Adaptor and Director: Nicky Diss
Open Bar Theatre is Fullers’ go-to theatre company for pub garden productions. It mainly puts on versions of Shakespeare adapted for a small cast, and has, over the years, won plaudits for some of its shows. Shakespeare’s often familiar plots and clean storylines usually work well in these adaptations.
Thackeray’s epic nineteenth-century novel, Vanity Fair, however, doesn’t immediately suggest itself as an ideal candidate for an evening’s adaptation. It was first published in serial form, as were Dickens’ voluminous novels, running to 20 parts published between 1847 and 1848.
Open Bar Theatre have no fear of multiple costume changes and clearly relishes portraying the vast cast of characters from Thackeray’s novel. But from the audience’s point of view, it gets increasingly difficult to distinguish the characters and their relationships over time. The two male actors, Thomas Judd and Ben Galpin, are strong. Judd won an Offie award for his 71 costume changes in a recent production of Open Bar’s Sense and Sensibility. But it’s less his costume-changing skills and more his very good physical and vocal presence in Vanity Fair that stand out. Ben Galpin, playing both male and female characters, also gives a range of convincing performances here.
More tricky to play are the two main female parts – the cunning Becky Sharpe and her gentle friend, Amelia Sedley, played by Felicity Sparks and Princess Donnough. They evidently enjoy playing both these parts and a whole range of minor characters besides. But the problem is their vocal projection just isn’t sufficiently strong and it’s often hard to hear what they are saying. This is not helped by the writing , which forces them mainly to deliver lines in shrieks.
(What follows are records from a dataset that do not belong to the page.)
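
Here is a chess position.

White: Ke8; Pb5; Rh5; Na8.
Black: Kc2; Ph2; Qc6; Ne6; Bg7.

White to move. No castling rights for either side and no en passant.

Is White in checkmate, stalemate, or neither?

neither

White to move; white king on e8.
In check: yes, from the black queen on c6.
Legal moves for White: Kf7, Ke7, bxc6.
White is in check but has 3 legal moves → neither.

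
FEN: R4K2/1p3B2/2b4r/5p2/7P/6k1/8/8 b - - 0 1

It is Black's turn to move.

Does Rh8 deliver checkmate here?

After Rh8: white king on f8; in check: yes, from the black rook on h8.
White has 3 legal replies: Kg7, Ke7, Bg8.
In check but a legal move exists → not checkmate.

no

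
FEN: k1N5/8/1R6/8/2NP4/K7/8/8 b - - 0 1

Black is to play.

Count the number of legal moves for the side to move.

Black to move; king on a8.
In check: no.
Legal moves: none.
Count: 0.

0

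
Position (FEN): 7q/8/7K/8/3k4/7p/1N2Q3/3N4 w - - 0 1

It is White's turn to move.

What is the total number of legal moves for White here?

White to move; king on h6.
In check: yes, from the black queen on h8.
Legal moves: Kg6, Kg5.
Count: 2.

2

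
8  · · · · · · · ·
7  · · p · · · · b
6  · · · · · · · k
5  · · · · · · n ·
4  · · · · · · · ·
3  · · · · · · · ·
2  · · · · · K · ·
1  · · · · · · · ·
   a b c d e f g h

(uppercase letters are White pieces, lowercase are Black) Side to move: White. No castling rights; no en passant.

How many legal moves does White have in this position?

7

White to move; king on f2.
In check: no.
Legal moves: Kg3, Ke3, Kg2, Ke2, Kg1, Kf1, Ke1.
Count: 7.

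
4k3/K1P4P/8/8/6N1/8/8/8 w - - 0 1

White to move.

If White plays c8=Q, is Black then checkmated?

After c8=Q: black king on e8; in check: yes, from the white queen on c8.
Black has 2 legal replies: Kf7, Ke7.
In check but a legal move exists → not checkmate.

no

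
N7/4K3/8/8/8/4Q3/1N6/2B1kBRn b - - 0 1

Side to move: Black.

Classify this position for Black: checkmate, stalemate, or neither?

Black to move; black king on e1.
In check: yes, from the white queen on e3.
King squares — d1: attacked by Nb2; f1: attacked by Rg1; d2: attacked by Bc1; e2: attacked by Bf1; f2: attacked by Qe3.
Legal moves for Black: none.
In check with no legal moves → checkmate.

checkmate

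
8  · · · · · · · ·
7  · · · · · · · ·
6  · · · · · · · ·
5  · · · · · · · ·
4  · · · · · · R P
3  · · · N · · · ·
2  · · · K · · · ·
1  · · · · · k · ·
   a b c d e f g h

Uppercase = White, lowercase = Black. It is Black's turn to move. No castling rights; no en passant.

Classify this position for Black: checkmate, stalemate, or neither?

stalemate

Black to move; black king on f1.
In check: no.
King squares — e1: attacked by Kd2; g1: attacked by Rg4; e2: attacked by Kd2; f2: attacked by Nd3; g2: attacked by Rg4.
Legal moves for Black: none.
Not in check and no legal moves → stalemate.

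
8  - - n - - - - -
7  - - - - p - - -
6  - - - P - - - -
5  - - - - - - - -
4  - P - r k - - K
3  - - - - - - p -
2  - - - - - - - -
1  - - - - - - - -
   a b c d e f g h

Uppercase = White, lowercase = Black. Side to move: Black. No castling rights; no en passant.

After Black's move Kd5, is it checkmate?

no

After Kd5: white king on h4; in check: yes, from the black rook on d4.
White has 4 legal replies: Kh5, Kg5, Kh3, Kxg3.
In check but a legal move exists → not checkmate.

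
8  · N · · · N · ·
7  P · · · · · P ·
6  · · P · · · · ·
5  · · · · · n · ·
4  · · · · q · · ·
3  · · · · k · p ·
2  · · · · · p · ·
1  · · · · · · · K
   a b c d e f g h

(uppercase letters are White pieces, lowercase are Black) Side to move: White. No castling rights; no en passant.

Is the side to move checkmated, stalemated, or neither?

White to move; white king on h1.
In check: yes, from the black queen on e4.
King squares — g1: attacked by Pf2; g2: attacked by Qe4; h2: attacked by Pg3.
Legal moves for White: none.
In check with no legal moves → checkmate.

checkmate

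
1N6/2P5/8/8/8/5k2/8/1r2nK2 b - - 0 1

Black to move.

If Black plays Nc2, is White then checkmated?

After Nc2: white king on f1; in check: yes, from the black rook on b1.
King squares — e1: attacked by Rb1; g1: attacked by Rb1; e2: attacked by Kf3; f2: attacked by Kf3; g2: attacked by Kf3.
White has no legal moves → checkmate.

yes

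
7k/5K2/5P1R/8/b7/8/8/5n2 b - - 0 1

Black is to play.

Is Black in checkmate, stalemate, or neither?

checkmate

Black to move; black king on h8.
In check: yes, from the white rook on h6.
King squares — g7: attacked by Pf6; h7: attacked by Rh6; g8: attacked by Kf7.
Legal moves for Black: none.
In check with no legal moves → checkmate.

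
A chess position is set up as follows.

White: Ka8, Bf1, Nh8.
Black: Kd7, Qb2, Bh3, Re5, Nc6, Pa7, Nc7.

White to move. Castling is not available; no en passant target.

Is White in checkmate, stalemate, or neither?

White to move; white king on a8.
In check: yes, from the black knight on c7.
King squares — a7: attacked by Nc6; b7: attacked by Qb2; b8: attacked by Qb2.
Legal moves for White: none.
In check with no legal moves → checkmate.

checkmate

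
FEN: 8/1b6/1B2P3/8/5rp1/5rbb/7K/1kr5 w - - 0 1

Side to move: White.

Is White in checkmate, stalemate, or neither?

checkmate

White to move; white king on h2.
In check: yes, from the black bishop on g3.
King squares — g1: attacked by Rc1; h1: attacked by Rc1; g2: attacked by Bh3; g3: attacked by Rf3; h3: attacked by Pg4.
Legal moves for White: none.
In check with no legal moves → checkmate.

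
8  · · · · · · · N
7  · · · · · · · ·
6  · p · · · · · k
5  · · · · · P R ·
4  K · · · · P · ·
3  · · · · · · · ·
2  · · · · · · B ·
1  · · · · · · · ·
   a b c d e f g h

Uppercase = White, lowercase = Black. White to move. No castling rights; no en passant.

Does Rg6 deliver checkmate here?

After Rg6: black king on h6; in check: yes, from the white rook on g6.
Black has 2 legal replies: Kh7, Kh5.
In check but a legal move exists → not checkmate.

no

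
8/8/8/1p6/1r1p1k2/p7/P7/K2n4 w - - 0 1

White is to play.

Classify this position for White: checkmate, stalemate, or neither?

stalemate

White to move; white king on a1.
In check: no.
King squares — b1: attacked by Rb4; a2: own pawn; b2: attacked by Nd1.
Legal moves for White: none.
Not in check and no legal moves → stalemate.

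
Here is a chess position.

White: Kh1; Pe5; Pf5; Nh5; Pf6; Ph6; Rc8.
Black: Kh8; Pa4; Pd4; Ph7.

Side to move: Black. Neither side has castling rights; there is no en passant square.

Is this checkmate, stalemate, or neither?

Black to move; black king on h8.
In check: yes, from the white rook on c8.
King squares — g7: attacked by Nh5; h7: own pawn; g8: attacked by Rc8.
Legal moves for Black: none.
In check with no legal moves → checkmate.

checkmate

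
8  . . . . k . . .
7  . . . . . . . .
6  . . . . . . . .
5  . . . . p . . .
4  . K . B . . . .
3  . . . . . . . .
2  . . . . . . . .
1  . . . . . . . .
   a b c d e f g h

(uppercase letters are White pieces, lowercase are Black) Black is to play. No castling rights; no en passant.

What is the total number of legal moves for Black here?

7

Black to move; king on e8.
In check: no.
Legal moves: Kf8, Kd8, Kf7, Ke7, Kd7, exd4, e4.
Count: 7.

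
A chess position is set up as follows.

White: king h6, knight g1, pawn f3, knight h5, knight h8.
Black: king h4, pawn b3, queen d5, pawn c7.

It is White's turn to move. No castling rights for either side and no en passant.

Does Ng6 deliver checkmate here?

After Ng6: black king on h4; in check: yes, from the white knight on g6.
King squares — g3: attacked by Nh5; h3: attacked by Ng1; g4: attacked by Pf3; g5: attacked by Kh6; h5: attacked by Kh6.
Black has no legal moves → checkmate.

yes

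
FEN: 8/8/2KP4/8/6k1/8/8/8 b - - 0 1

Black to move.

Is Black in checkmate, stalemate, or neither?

Black to move; black king on g4.
In check: no.
Legal moves for Black: Kh5, Kg5, Kf5, Kh4, Kf4, Kh3, Kg3, Kf3.
Black has 8 legal moves and is not in check → neither.

neither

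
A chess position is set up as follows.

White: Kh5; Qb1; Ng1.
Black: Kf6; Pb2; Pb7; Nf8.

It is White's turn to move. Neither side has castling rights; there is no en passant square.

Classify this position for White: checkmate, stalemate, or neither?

White to move; white king on h5.
In check: no.
Legal moves for White include: Kh6, Kh4, Kg4, Nh3, Nf3, Ne2, Qh7, Qg6+, Qf5+, Qe4, Qd3, Qc2, Qxb2+, Qa2, Qf1+, Qe1, Qd1, Qc1, ... (list truncated; more exist).
White has legal moves and is not in check → neither.

neither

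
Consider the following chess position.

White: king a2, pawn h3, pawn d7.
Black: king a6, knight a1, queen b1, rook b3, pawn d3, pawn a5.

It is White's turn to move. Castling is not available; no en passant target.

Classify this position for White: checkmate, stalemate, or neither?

checkmate

White to move; white king on a2.
In check: yes, from the black queen on b1.
King squares — a1: attacked by Qb1; b1: attacked by Rb3; b2: attacked by Qb1; a3: attacked by Rb3; b3: attacked by Na1.
Legal moves for White: none.
In check with no legal moves → checkmate.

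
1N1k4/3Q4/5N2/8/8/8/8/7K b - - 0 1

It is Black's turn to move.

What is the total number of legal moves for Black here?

Black to move; king on d8.
In check: yes, from the white queen on d7.
Legal moves: none.
Count: 0.

0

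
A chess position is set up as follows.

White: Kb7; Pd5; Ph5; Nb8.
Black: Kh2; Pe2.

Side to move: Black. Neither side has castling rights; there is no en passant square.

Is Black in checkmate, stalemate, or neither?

neither

Black to move; black king on h2.
In check: no.
Legal moves for Black: Kh3, Kg3, Kg2, Kh1, Kg1, e1=Q, e1=R, e1=B, e1=N.
Black has 9 legal moves and is not in check → neither.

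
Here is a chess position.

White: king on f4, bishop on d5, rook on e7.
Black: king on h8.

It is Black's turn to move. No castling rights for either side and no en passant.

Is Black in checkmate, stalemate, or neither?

stalemate

Black to move; black king on h8.
In check: no.
King squares — g7: attacked by Re7; h7: attacked by Re7; g8: attacked by Bd5.
Legal moves for Black: none.
Not in check and no legal moves → stalemate.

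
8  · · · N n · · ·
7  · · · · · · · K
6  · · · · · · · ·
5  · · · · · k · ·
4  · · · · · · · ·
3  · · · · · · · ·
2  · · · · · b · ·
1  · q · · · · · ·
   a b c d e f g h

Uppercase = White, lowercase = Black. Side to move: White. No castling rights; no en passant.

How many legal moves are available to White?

7

White to move; king on h7.
In check: no.
Legal moves: Nf7, Nb7, Ne6, Nc6, Kh8, Kg8, Kh6.
Count: 7.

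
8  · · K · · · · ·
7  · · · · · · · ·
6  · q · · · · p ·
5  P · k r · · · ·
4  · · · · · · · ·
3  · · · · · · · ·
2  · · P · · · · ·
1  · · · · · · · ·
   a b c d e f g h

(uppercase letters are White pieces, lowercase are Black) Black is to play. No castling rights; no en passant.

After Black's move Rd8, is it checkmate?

After Rd8: white king on c8; in check: yes, from the black rook on d8.
King squares — b7: attacked by Qb6; c7: attacked by Qb6; d7: attacked by Rd8; b8: attacked by Qb6; d8: attacked by Qb6.
White has no legal moves → checkmate.

yes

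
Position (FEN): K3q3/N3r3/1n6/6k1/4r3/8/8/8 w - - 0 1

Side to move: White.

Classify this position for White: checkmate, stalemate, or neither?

White to move; white king on a8.
In check: yes, from the black knight on b6 and the black queen on e8.
King squares — a7: own knight; b7: attacked by Re7; b8: attacked by Qe8.
Legal moves for White: none.
In check with no legal moves → checkmate.

checkmate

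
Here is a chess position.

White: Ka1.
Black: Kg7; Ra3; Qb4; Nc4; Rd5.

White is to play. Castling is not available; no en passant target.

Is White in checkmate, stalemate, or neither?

White to move; white king on a1.
In check: yes, from the black rook on a3.
King squares — b1: attacked by Qb4; a2: attacked by Ra3; b2: attacked by Qb4.
Legal moves for White: none.
In check with no legal moves → checkmate.

checkmate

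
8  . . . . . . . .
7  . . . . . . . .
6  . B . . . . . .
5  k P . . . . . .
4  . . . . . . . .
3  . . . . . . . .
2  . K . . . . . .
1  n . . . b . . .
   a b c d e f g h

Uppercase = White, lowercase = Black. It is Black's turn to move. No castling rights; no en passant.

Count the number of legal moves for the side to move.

Black to move; king on a5.
In check: yes, from the white bishop on b6.
Legal moves: Kxb6, Kxb5, Kb4, Ka4.
Count: 4.

4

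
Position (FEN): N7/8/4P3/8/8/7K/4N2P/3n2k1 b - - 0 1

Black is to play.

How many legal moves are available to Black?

Black to move; king on g1.
In check: yes, from the white knight on e2.
Legal moves: Kf2, Kh1, Kf1.
Count: 3.

3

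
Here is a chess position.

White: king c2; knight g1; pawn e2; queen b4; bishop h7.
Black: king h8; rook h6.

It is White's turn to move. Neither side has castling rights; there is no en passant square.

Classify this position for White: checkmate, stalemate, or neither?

neither

White to move; white king on c2.
In check: no.
Legal moves for White include: Bg8, Bg6, Bf5, Be4, Bd3, Qf8+, Qb8+, Qe7, Qb7, Qd6, Qb6, Qc5, Qb5, Qa5, Qh4, Qg4, Qf4, Qe4, ... (list truncated; more exist).
White has legal moves and is not in check → neither.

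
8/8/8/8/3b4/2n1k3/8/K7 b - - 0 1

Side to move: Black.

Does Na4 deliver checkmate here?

no

After Na4: white king on a1; in check: yes, from the black bishop on d4.
White has 2 legal replies: Ka2, Kb1.
In check but a legal move exists → not checkmate.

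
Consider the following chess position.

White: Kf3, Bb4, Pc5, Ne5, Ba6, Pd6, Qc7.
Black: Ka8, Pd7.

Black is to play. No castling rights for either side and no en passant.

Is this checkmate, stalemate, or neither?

Black to move; black king on a8.
In check: no.
King squares — a7: attacked by Qc7; b7: attacked by Ba6; b8: attacked by Qc7.
Legal moves for Black: none.
Not in check and no legal moves → stalemate.

stalemate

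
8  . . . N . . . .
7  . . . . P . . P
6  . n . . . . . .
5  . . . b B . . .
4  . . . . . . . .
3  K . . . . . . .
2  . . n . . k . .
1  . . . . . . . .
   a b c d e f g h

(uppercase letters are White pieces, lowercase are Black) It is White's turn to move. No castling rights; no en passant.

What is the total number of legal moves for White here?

1

White to move; king on a3.
In check: yes, from the black knight on c2.
Legal moves: Kb2.
Count: 1.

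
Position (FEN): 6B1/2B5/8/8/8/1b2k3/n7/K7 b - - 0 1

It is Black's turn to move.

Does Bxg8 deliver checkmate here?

After Bxg8: white king on a1; in check: no.
White is not in check, so this cannot be checkmate.

no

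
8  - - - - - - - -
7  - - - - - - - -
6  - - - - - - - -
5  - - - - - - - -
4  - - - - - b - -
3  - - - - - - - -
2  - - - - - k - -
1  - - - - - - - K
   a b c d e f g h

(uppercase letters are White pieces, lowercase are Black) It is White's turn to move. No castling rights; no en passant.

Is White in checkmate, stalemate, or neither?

White to move; white king on h1.
In check: no.
King squares — g1: attacked by Kf2; g2: attacked by Kf2; h2: attacked by Bf4.
Legal moves for White: none.
Not in check and no legal moves → stalemate.

stalemate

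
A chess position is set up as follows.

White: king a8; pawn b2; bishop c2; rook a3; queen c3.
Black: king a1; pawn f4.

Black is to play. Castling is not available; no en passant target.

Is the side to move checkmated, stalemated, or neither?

checkmate

Black to move; black king on a1.
In check: yes, from the white rook on a3.
King squares — b1: attacked by Bc2; a2: attacked by Ra3; b2: attacked by Qc3.
Legal moves for Black: none.
In check with no legal moves → checkmate.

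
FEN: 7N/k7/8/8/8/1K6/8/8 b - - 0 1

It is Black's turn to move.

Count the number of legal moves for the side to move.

5

Black to move; king on a7.
In check: no.
Legal moves: Kb8, Ka8, Kb7, Kb6, Ka6.
Count: 5.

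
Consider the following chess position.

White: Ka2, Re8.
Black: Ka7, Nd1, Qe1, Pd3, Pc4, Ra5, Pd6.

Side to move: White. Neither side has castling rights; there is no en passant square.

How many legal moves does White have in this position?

1

White to move; king on a2.
In check: yes, from the black rook on a5.
Legal moves: Kb1.
Count: 1.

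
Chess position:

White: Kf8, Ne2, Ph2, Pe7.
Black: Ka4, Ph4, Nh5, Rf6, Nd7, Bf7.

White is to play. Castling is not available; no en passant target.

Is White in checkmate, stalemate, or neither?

checkmate

White to move; white king on f8.
In check: yes, from the black knight on d7.
King squares — e7: own pawn; f7: attacked by Rf6; g7: attacked by Nh5; e8: attacked by Bf7; g8: attacked by Bf7.
Legal moves for White: none.
In check with no legal moves → checkmate.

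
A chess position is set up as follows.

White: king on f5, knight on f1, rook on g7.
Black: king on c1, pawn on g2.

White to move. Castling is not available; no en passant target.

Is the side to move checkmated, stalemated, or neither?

neither

White to move; white king on f5.
In check: no.
Legal moves for White include: Rg8, Rh7, Rf7, Re7, Rd7, Rc7+, Rb7, Ra7, Rg6, Rg5, Rg4, Rg3, Rxg2, Kg6, Kf6, Ke6, Kg5, Ke5, ... (list truncated; more exist).
White has legal moves and is not in check → neither.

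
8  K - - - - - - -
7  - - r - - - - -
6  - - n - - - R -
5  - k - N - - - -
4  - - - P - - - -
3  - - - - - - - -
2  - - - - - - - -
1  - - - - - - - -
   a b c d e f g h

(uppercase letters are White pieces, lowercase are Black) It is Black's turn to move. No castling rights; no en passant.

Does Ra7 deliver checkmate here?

yes

After Ra7: white king on a8; in check: yes, from the black rook on a7.
King squares — a7: attacked by Nc6; b7: attacked by Ra7; b8: attacked by Nc6.
White has no legal moves → checkmate.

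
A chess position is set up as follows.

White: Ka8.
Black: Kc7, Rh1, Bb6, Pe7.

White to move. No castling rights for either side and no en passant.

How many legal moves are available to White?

White to move; king on a8.
In check: no.
Legal moves: none.
Count: 0.

0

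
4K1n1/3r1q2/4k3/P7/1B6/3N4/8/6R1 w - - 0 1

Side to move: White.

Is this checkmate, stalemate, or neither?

checkmate

White to move; white king on e8.
In check: yes, from the black queen on f7.
King squares — d7: attacked by Ke6; e7: attacked by Ke6; f7: attacked by Ke6; d8: attacked by Rd7; f8: attacked by Qf7.
Legal moves for White: none.
In check with no legal moves → checkmate.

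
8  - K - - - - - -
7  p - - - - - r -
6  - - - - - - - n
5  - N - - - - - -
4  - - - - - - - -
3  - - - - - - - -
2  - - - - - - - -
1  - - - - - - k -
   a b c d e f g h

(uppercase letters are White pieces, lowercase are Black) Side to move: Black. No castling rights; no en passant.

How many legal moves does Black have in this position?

Black to move; king on g1.
In check: no.
Legal moves: Rg8+, Rh7, Rf7, Re7, Rd7, Rc7, Rb7+, Rg6, Rg5, Rg4, Rg3, Rg2, Ng8, Nf7, Nf5, Ng4, Kh2, Kg2, Kf2, Kh1, Kf1, a6, a5.
Count: 23.

23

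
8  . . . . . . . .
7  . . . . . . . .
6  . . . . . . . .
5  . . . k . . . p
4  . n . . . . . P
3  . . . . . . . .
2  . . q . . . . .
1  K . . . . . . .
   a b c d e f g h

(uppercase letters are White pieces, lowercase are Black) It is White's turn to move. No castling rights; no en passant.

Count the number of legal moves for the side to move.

White to move; king on a1.
In check: no.
Legal moves: none.
Count: 0.

0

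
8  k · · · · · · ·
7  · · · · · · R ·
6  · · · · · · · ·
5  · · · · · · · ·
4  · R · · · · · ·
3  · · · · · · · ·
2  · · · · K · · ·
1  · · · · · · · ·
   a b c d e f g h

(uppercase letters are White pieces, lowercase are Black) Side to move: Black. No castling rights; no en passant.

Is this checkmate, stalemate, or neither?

stalemate

Black to move; black king on a8.
In check: no.
King squares — a7: attacked by Rg7; b7: attacked by Rb4; b8: attacked by Rb4.
Legal moves for Black: none.
Not in check and no legal moves → stalemate.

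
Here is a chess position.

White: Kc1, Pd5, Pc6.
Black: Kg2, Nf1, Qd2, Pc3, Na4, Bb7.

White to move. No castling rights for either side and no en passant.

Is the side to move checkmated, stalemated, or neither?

White to move; white king on c1.
In check: yes, from the black queen on d2.
King squares — b1: available; d1: attacked by Qd2; b2: attacked by Qd2; c2: attacked by Qd2; d2: attacked by Nf1.
Legal moves for White: Kb1.
White is in check but has 1 legal move → neither.

neither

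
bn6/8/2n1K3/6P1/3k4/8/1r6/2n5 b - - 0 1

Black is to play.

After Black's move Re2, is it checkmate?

After Re2: white king on e6; in check: yes, from the black rook on e2.
White has 4 legal replies: Kf7, Kf6, Kd6, Kf5.
In check but a legal move exists → not checkmate.

no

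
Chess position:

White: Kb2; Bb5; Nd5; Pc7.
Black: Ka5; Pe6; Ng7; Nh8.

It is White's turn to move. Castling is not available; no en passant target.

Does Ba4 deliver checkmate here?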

The staging for this touring pub-garden production is neat. There’s a sort of triptych as a stage, where windows open to reveal a whole lot of comic characters. With the doors shut, we see in miniature a pair of elegant regency houses. Between these, boxes are lifted in and out and become small parts of stage furniture. The windows act as screens behind which the actors, with great ingenuity, put on and off costumes and don a variety of hats. There’s some genuinely funny interaction with the audience whereby individuals are invited without warning to play some part or other.
But the complexities of the plot, although evidently known to the cast, simply don’t come over to the audience. There is far too much going on and it becomes increasingly difficult to follow even the broadest of the plot lines. There’s the overall story of Becky’s attempt to survive in Regency society by snaring a wealthy husband. She makes the mistake of marrying Rawdon, the second son of Sir Pitt Crawley. Captain George Osborne is engaged to Amelia Sedley. He marries her despite her father having lost all his money. His reward for this is to be disinherited. But he turns out to be a less than faithful husband and gets his just deserts when he dies in the Battle of Waterloo. The one decent character is William Dobbin, silently faithful admirer and true friend to Amelia.
There is more, much much more. Debt and disease, duels and destitution, all have their part to play. But as entertainment, this adaptation is a story of diminishing returns as the cast rattles through endless plot twists. There are a handful of original songs at the beginning and end, but not enough to become vital to the story.